Depuis plus d’une décennie, il paraissait que l’opérateur France Telecom, actuellement Orange jouait un rôle très important dans la collecte de données pour les services de renseignement français.

La DGSE ou Direction générales de la sécurité extérieure faisait également partie des bénéficiaires, et ceci d’une façon vraiment illégale. Ont-ils vraiment le droit d’assembler les données personnelles des clients d’Orange ? N’y a-t-il pas d’autres supports pour ce faire ?

Un accès total aux réseaux d’Orange ?

Par l’intermédiaire d’Orange, le gouvernement français a mis en place un système permettant de capter les données qui détalent de leur contrôle. Apparemment, il est donc fort probable que l’une des forces de la DGSE ne s’est pas contentée d’obtenir des autorisations d’accès par le législateur, mais également de disposer de tous les pouvoirs lui permettant d’accéder librement aux données des clients d’Orange via les réseaux de l’opérateur.

Ceci dit, cette opération a été effectuée dans le seul but de lutter contre le terrorisme et à la criminalité organisée. Sur ce, la procédure se fait uniquement sur autorisation du Premier Ministre suite à un contrôle effectué par la CNCIS pour un délai limité à quatre mois. Les services de renseignement peuvent alors savoir qui donc est le titulaire de chaque numéro Orange.

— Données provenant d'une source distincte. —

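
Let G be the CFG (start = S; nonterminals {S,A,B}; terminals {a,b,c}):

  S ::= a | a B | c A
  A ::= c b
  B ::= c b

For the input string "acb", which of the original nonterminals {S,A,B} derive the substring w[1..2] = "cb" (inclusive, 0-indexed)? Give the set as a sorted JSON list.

Convert to CNF:
  S -> T0 A | T2 B | a
  A -> T0 T1
  B -> T0 T1
  T0 -> c
  T1 -> b
  T2 -> a

Fill CYK table bottom-up (cells [i..j] with 1 ≤ i ≤ j ≤ 2 only):
  cell(1,1) c: {T0}  orig:{}
  cell(2,2) b: {T1}  orig:{}
  cell(1,2) cb: {A,B}

Original NTs in T[1,2] deriving "cb": ["A", "B"]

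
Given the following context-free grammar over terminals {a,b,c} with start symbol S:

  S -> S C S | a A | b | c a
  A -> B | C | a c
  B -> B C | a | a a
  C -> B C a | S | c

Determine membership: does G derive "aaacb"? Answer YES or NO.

Convert to CNF:
  S -> S X6 | T0 A | T1 T0 | b
  A -> B C | B X2 | S X3 | T0 A | T0 T0 | T0 T1 | T1 T0 | a | b | c
  B -> B C | T0 T0 | a
  C -> B X4 | S X5 | T0 A | T1 T0 | b | c
  T0 -> a
  T1 -> c
  X2 -> C T0
  X3 -> C S
  X4 -> C T0
  X5 -> C S
  X6 -> C S

CYK table (by increasing span):
  [0..0]={A,B,T0}  "a"  orig:{A,B}
  [1..1]={A,B,T0}  "a"  orig:{A,B}
  [2..2]={A,B,T0}  "a"  orig:{A,B}
  [3..3]={A,C,T1}  "c"  orig:{A,C}
  [4..4]={A,C,S}  "b"
  [0..1]={A,B,C,S}  "aa"
  [1..2]={A,B,C,S}  "aa"
  [2..3]={A,B,C,S}  "ac"
  [3..4]={X3,X5,X6}  "cb"  orig:{}
  [0..2]={A,B,C,S,X2,X4}  "aaa"  orig:{A,B,C,S}
  [1..3]={A,B,C,S}  "aac"
  [2..4]={A,B,X3,X5,X6}  "acb"  orig:{A,B}
  [0..3]={A,B,C,S,X3,X5,X6}  "aaac"  orig:{A,B,C,S}
  [1..4]={A,B,C,S,X3,X5,X6}  "aacb"  orig:{A,B,C,S}
  [0..4]={A,B,C,S,X3,X5,X6}  "aaacb"  orig:{A,B,C,S}

S ∈ T[0,4] ⇒ YES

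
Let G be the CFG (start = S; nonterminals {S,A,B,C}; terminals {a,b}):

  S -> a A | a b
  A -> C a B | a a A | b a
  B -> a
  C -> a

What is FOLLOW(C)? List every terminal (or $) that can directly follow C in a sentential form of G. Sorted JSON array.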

Qu’en est-il des droits des clients ?

Jusqu’à ce jour, ni l’opérateur téléphonique Orange, ni les syndicats concernés n’ont pris l’initiative de défendre les droits des abonnés de ladite opérateur face à cette divulgation de leurs données personnelles sans leur consentement. Actuellement, bien d’autres supports ont été mis en ligne depuis des années pour permettre l’identification du titulaire d’un numéro. Les sites d’annuaire inversé en font partie. En se connectant sur un site, il est possible de découvrir qui donc se cache derrière un numéro inconnu. Comparé à la collecte des données directement chez un fournisseur mobile, un annuaire inversé semble être plus légal et peut être utilisé par tout le public. Les services de renseignement peuvent en faire de même.